Since the angles in that triangle must add to 180°, angle B must measure *b* degrees. Similarly, angle A must measure *a*
degrees. That is reflected in the next diagram below, as are two
extensions of the blue lines out to points S and T, which we will need
next.

Because triangles SXZ and TYZ both contain one angle of 60°, one angle of (60 + *c*)°
and a side of the original equilateral triangle, they are congruent by
ASA, and thus SZ = TZ. Furthermore, triangles SBZ and TZA each contain
an angle measuring *a* and *b*, and are thus similar. This
gives the first proportion below, and the second equals sign is from the
congruent segments we just proved.

Calculate next the measures of two angles. First, in triangle ZTA, angle T measures 180° – (*a *+ *b*). This angle is marked with a # below. Second, angle BZA is obtained by subtracting angles measuring *a* and *b* from the blue straight angle, making angle BZA also measure 180° – (*a* + *b*).
So if we draw in segment BA, the new triangle we formed (BZA) must be
similar to triangle ZTA, since they have one congruent angle, and the
sides creating that angle are proportional.

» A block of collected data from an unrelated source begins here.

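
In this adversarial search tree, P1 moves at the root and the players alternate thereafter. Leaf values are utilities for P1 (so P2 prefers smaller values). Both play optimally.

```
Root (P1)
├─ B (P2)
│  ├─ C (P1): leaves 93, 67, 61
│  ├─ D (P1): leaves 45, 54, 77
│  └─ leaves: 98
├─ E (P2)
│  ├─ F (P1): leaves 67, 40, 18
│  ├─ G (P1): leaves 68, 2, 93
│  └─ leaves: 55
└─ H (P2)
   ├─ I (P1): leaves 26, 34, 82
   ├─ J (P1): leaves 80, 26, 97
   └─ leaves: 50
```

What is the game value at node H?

I: max(26, 34, 82) = 82
J: max(80, 26, 97) = 97
H: min(82, 97, 50) = 50

50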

This makes the other two angles of triangle BZA also measure *b* and *a*.
And if we duplicate that same proof around points X and Y, we create
triangle ABC below. Note that this triangle has angles adding up to 3*a* + 3*b *+ 3*c*, which of course is 180°.

But imagine that you were given an arbitrary triangle to begin
with. If you trisect the angles of that triangle, the angles created
conform to the initial condition above that *a *+ *b* + *c *= 60°. Thus I could always create a diagram like the one above using the angles of any given triangle—divided by 3—as *a*, *b*, and *c*. If you scale that diagram appropriately, it will result in a triangle ABC that is the same as the arbitrarily given one.

Morley's theorem (1899): The three points of intersection of adjacent trisectors of the angles of any triangle form an equilateral triangle.

Morley proved this as a corollary to some other very complicated calculations of conic sections (I think) based on certain properties of triangles. But the simplicity of the fact (sometimes now known as Morley's Miracle) led to many different proofs, many understandably involving trigonometry. Conway's proof is the shortest, and doesn't use trigonometry or complex numbers or group theory (like some of the proofs), but it uses a notation that takes getting used to, and I doubt that high school students would be able to follow it as easily as this proof.

I, for one, find Morley's Miracle almost staggeringly unbelievable.